Watching my goes in my mouth and
really concentrating about the crap I have been eating
and how it effect's my mind and body.
Eating bad food makes me sluggish,
moody and plays havoc with my bowels.
Ive noticed in the last 2 weeks that my bowels
have been fantastic *knock on wood*
and I have been alot clearer in the head aswell as not bloated to the point where I looked like I was 8 months pregnant again.
Ive swapped over the kids meal, the pizza, for food that feeds my soul with clean healthy foods that nourish my body and mind. I'm done with eating body clogging crap. I want colour and taste. I don't need grease and fat dripping down my chin to get a high of my food.
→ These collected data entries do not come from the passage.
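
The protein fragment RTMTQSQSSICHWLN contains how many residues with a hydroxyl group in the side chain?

Serine (S), threonine (T), and tyrosine (Y) each carry a hydroxyl group on the side chain.
Matching residues: T2, T4, S6, S8, S9.

5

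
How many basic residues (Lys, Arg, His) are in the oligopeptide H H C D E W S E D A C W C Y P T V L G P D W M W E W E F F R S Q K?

Matching residues: H1, H2, R30, K33.

4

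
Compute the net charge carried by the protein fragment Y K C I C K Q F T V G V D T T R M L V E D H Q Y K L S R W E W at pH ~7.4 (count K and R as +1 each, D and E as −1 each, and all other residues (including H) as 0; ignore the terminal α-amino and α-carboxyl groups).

+1

Positive (K, R): K2, K6, R16, K25, R28 → +5.
Negative (D, E): D13, E20, D21, E30 → −4.
Net charge = (+5) + (−4) = +1.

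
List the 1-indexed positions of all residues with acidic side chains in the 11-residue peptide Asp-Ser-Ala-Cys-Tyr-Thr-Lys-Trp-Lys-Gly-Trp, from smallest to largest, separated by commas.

1

Aspartate (D) and glutamate (E) have carboxylic-acid side chains and are the acidic amino acids.
Matching residues: Asp1.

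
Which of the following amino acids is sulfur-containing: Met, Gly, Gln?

Only Cys (C) and Met (M) have a sulfur atom in the side chain.
Of the listed options, only Met belongs to this group.

Met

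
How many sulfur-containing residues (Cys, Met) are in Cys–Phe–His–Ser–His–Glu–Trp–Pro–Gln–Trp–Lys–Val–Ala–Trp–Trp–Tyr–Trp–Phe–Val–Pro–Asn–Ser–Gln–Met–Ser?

Matching residues: Cys1, Met24.

2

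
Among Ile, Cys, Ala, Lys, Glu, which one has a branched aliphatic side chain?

The BCAAs are Val, Leu, and Ile — aliphatic side chains with a branch point.
Of the listed options, only Ile belongs to this group.

Ile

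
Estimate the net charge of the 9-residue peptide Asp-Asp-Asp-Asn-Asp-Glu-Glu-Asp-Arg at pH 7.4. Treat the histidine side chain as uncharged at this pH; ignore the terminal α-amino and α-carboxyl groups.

-6

At pH ~7.4 the Lys and Arg side chains are protonated (+1), the Asp and Glu side chains are deprotonated (−1), and with His taken as neutral all other side chains carry no charge.
Positive (K, R): Arg9 → +1.
Negative (D, E): Asp1, Asp2, Asp3, Asp5, Glu6, Glu7, Asp8 → −7.
Net charge = (+1) + (−7) = −6.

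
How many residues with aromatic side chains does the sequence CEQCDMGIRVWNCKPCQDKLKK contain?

F, W, and Y each carry an aromatic ring on the side chain.
Matching residues: W11.

1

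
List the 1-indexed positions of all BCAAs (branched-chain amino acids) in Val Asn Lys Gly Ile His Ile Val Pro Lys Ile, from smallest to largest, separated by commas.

Valine (V), leucine (L), and isoleucine (I) are the branched-chain amino acids.
Matching residues: Val1, Ile5, Ile7, Val8, Ile11.

1, 5, 7, 8, 11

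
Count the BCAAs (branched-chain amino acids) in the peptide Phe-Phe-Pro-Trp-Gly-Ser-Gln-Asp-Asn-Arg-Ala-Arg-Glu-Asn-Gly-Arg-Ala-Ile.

1

The BCAAs are Val, Leu, and Ile — aliphatic side chains with a branch point.
Matching residues: Ile18.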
I want my food to tingle in my mouth to the point where it feels like its dancing a party in my mouth.
I want my eyes to love the look of the food, be seduced by its colour, it beauty.
The most satisfying thing I have noticed with take away food,
It has no colour and it smells the same.
Bit like sweaty balls. They all smell the same.
Week Three is remembering where I was almost 2 years ago.
Reminding myself why I changed my life back then.
Its hard when we get wrapped up in the numbers and in the now.
Go back and reflect on our feelings back then, how we felt with ourselves, how we saw ourselves.
remember the lesson's we've learnt
thank ourselves for what we have done and respect and recognise the good that has come
I have given myself a huge goal!!!
Its my magic number.
Numbers seem to drive me, sometimes to the point of utter stupidness but they do.
I no longer wear my polar HRM because I let the calorie count fuck me over.
To busy on burning off 2000 cal's a day and hating myself when I didn't have the scales going down.
that shit wont be happening.
This magic number is my goal for Christmas.
I'm not going to pray, beg or wish this number to happen.
No those days are long over.
I'm simply going to go back to the beginning, forget about where I have been
and start a fresh with eyes wide shut to my surrounding's.
Here's to a spring and summer full of adventure
good food, positive minds and no bread crumbs.